The wind shook the cruiser all the way down the four-lane to New Orleans. When we crossed the bridge at Des Allemands I could see boats rocking in their slips, leaves starting to strip from the trees by the water. In the south, lightning was striking on a bay, quivering in the clouds like pieces of white thread.
The suspect had already been processed into central lockup. His name was Ernest T. Fogel, a man whose race was hard to determine. He had uncut wiry hair, deeply pitted cheeks, and skin that looked chemically tanned. His jacket was not extensive: a molestation complaint that was dropped and two arrests for battery against prostitutes across the river in Algiers. Both victims had worked out of bars a few blocks from his rented room. Inside his file was a social worker's recommendation to the court that Ernest Fogel be kept away from children and pornography. A guard opened Fogel's cell and let me, Helen, and Dana Magelli inside.
Dana was a trim, dark-haired man, a sharp dresser whose style often belied his emotional disposition. He introduced us to Fogel with the strange formality that characterizes relationships between criminals and law enforcement personnel inside the system. The protocol exists less for reasons of professionalism than the fact it allows guards and cops and prosecutors to insulate themselves from certain individuals who are dramatically different from the rest of us. I didn't know if Fogel was one of these or not.

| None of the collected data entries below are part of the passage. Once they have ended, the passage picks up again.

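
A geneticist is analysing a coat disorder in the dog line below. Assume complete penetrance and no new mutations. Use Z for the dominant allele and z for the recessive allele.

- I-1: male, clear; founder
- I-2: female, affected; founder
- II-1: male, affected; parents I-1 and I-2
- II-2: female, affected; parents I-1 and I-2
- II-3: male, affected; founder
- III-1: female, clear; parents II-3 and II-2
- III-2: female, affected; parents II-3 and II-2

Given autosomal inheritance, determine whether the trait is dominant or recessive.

dominant

II-3 and II-2 are both affected yet have a clear child III-1. Under a recessive model two affected parents are homozygous and every child would be affected, so the trait cannot be recessive.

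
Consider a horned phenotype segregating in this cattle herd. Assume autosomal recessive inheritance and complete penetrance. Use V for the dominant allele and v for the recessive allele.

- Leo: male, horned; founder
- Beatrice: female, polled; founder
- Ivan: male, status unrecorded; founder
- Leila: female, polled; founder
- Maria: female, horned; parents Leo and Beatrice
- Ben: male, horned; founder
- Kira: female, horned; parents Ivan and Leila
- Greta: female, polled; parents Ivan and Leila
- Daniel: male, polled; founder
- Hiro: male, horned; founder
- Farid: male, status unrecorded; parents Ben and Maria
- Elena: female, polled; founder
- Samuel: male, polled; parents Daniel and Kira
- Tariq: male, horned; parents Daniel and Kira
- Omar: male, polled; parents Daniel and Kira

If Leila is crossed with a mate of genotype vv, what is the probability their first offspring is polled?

1/2

Leila is polled so carries V and passed v to Kira (vv), so Leila is Vv.
The cross gives 1/2 Vv : 1/2 vv, so P(offspring is polled) = 1/2.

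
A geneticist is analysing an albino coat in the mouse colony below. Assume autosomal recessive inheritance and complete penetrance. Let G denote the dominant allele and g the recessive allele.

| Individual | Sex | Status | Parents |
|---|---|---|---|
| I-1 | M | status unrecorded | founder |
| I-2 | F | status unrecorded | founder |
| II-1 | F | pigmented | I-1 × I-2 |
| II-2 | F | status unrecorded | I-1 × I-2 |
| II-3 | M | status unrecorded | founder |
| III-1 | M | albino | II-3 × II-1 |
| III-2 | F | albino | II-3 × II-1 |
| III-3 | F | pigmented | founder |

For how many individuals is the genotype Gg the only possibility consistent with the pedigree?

1

Obligate heterozygotes: II-1 is pigmented so carries G and passed g to III-1 (gg), so II-1 is Gg.
Every other individual is either homozygous by phenotype or has at least one consistent homozygous assignment, so the count is 1.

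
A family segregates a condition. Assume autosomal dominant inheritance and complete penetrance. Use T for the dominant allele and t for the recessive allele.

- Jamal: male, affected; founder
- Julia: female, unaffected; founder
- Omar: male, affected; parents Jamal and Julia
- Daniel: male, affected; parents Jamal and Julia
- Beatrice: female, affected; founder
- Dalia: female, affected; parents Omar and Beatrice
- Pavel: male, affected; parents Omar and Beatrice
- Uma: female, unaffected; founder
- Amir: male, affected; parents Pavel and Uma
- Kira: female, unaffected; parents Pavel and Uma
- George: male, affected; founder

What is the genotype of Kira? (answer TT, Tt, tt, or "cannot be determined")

tt

Kira is unaffected, so Kira is tt.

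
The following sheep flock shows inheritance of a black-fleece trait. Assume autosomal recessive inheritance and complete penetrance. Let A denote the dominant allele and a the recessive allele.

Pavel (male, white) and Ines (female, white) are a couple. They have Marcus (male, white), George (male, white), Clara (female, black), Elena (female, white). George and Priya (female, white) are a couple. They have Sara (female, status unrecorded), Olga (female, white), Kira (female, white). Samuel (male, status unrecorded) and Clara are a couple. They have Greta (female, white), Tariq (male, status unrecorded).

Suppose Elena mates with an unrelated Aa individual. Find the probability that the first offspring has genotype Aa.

1/2

Pavel is white so carries A and passed a to Clara (aa), so Pavel is Aa.
Ines is white so carries A and passed a to Clara (aa), so Ines is Aa.
Elena is a white offspring of Pavel (Aa) × Ines (Aa), whose cross gives 1/4 AA : 1/2 Aa : 1/4 aa; conditioning on being white, Elena is AA with probability 1/3, Aa with probability 2/3.
Summing over parental genotype combinations, P(offspring has genotype Aa) = 1/3·1/2 + 2/3·1/2 = 1/2.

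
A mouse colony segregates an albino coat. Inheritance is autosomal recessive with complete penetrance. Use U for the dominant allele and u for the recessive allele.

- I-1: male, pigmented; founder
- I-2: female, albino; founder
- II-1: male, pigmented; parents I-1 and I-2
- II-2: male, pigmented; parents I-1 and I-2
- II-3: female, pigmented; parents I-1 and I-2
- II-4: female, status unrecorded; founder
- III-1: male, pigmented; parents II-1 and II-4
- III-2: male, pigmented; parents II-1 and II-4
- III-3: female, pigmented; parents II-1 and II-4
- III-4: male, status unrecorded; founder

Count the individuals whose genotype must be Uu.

Obligate heterozygotes: II-1 is pigmented so carries U and received u from I-2 (uu), so II-1 is Uu; II-2 is pigmented so carries U and received u from I-2 (uu), so II-2 is Uu; II-3 is pigmented so carries U and received u from I-2 (uu), so II-3 is Uu.
Every other individual is either homozygous by phenotype or has at least one consistent homozygous assignment, so the count is 3.

3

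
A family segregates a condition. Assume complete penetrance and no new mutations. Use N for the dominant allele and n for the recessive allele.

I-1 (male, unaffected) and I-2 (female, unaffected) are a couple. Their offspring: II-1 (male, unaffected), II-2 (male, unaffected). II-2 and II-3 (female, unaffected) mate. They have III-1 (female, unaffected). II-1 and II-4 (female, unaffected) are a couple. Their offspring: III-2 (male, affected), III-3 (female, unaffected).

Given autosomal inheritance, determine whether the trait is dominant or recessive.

II-1 and II-4 are both unaffected yet have an affected child III-2. Under dominance, an affected child requires at least one affected parent, so the trait cannot be dominant.

recessive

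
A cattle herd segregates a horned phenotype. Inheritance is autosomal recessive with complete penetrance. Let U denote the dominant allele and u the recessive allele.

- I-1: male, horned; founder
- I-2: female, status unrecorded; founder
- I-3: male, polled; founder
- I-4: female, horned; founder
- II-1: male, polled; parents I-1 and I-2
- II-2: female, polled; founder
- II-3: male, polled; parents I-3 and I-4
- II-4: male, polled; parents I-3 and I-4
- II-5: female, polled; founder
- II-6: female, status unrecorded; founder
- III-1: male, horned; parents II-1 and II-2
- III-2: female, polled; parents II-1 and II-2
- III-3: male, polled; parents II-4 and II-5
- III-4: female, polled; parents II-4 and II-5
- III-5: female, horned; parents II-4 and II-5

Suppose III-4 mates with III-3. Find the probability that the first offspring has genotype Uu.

II-4 is polled so carries U and received u from I-4 (uu), so II-4 is Uu.
II-5 is polled so carries U and passed u to III-5 (uu), so II-5 is Uu.
III-4 is a polled offspring of II-4 (Uu) × II-5 (Uu), whose cross gives 1/4 UU : 1/2 Uu : 1/4 uu; conditioning on being polled, III-4 is UU with probability 1/3, Uu with probability 2/3.
III-3 is a polled offspring of II-4 (Uu) × II-5 (Uu), whose cross gives 1/4 UU : 1/2 Uu : 1/4 uu; conditioning on being polled, III-3 is UU with probability 1/3, Uu with probability 2/3.
Summing over parental genotype combinations, P(offspring has genotype Uu) = 2/9·1/2 + 2/9·1/2 + 4/9·1/2 = 4/9.

4/9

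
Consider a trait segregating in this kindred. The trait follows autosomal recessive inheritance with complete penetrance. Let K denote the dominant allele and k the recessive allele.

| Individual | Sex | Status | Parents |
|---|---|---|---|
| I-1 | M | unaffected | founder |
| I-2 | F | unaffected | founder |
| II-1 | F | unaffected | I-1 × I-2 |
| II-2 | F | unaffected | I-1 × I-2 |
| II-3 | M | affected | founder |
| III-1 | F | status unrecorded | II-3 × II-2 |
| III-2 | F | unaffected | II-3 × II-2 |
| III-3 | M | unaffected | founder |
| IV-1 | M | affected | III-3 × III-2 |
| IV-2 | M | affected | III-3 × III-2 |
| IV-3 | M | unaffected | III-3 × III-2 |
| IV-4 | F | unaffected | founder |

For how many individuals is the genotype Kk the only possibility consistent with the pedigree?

2

Obligate heterozygotes: III-2 is unaffected so carries K and received k from II-3 (kk), so III-2 is Kk; III-3 is unaffected so carries K and passed k to IV-1 (kk), so III-3 is Kk.
Every other individual is either homozygous by phenotype or has at least one consistent homozygous assignment, so the count is 2.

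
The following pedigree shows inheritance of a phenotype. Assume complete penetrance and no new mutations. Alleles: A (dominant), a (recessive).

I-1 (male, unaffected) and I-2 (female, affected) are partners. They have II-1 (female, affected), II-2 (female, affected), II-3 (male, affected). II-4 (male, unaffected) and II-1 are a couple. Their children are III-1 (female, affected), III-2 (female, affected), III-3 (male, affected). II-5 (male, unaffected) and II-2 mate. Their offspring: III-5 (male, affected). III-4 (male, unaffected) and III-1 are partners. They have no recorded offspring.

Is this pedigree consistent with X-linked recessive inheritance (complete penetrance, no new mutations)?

No

Under X-linked recessive, II-1 (affected, female) cannot arise from I-1 (unaffected) × I-2 (affected).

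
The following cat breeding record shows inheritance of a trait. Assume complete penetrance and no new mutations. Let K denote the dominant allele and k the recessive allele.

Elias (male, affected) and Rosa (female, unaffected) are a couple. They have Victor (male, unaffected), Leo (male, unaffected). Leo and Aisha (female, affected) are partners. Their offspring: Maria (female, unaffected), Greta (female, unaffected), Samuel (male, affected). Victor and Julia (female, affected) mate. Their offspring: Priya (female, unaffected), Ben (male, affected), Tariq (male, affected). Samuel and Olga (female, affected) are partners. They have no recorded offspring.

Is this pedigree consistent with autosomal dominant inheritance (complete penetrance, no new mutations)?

Yes

A consistent assignment under autosomal dominant exists: Elias Kk, Rosa kk, Victor kk, Leo kk, Aisha Kk, Julia Kk, Maria kk, Greta kk, Samuel Kk, Olga KK, Priya kk, Ben Kk, Tariq Kk.
In this assignment every recorded phenotype matches its genotype and every non-founder's genotype is obtainable from its parents' genotypes, so the pedigree is consistent.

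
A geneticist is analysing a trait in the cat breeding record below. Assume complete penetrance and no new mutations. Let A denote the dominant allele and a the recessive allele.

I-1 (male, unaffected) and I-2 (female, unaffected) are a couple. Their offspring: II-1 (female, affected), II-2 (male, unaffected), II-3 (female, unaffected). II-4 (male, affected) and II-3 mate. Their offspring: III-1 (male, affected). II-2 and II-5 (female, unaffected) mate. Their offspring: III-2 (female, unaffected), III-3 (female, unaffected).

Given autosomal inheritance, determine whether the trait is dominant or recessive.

recessive

I-1 and I-2 are both unaffected yet have an affected child II-1. Under dominance, an affected child requires at least one affected parent, so the trait cannot be dominant.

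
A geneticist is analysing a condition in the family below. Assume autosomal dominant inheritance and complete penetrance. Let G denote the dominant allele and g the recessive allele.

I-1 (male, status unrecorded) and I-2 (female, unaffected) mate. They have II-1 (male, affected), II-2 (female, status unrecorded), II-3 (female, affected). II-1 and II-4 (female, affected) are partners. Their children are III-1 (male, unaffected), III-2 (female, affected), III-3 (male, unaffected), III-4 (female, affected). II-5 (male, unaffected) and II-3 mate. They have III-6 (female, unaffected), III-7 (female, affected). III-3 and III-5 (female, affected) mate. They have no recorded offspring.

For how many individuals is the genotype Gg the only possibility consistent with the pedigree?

4

Obligate heterozygotes: II-1 is affected so carries G and received g from I-2 (gg), so II-1 is Gg; II-3 is affected so carries G and received g from I-2 (gg), so II-3 is Gg; II-4 is affected so carries G and passed g to III-1 (gg), so II-4 is Gg; III-7 is affected so carries G and received g from II-5 (gg), so III-7 is Gg.
Every other individual is either homozygous by phenotype or has at least one consistent homozygous assignment, so the count is 4.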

He sat on a cot, unshaved, dressed in jailhouse orange, a metal tray of half-eaten food beside him. According to Dana, Fogel maintained he was innocent of any crime whatsoever. He claimed the fifteen-year-old hooker tied up inside his house was a niece by a former marriage and that he was trying to save her from a life as a crack whore. Simultaneously he kept offering pieces of information that seemed to indicate an enormous knowledge about the killings in the Baton Rouge area. So far he had not asked for a lawyer. I had the sense Ernest T. Fogel was having a grand time.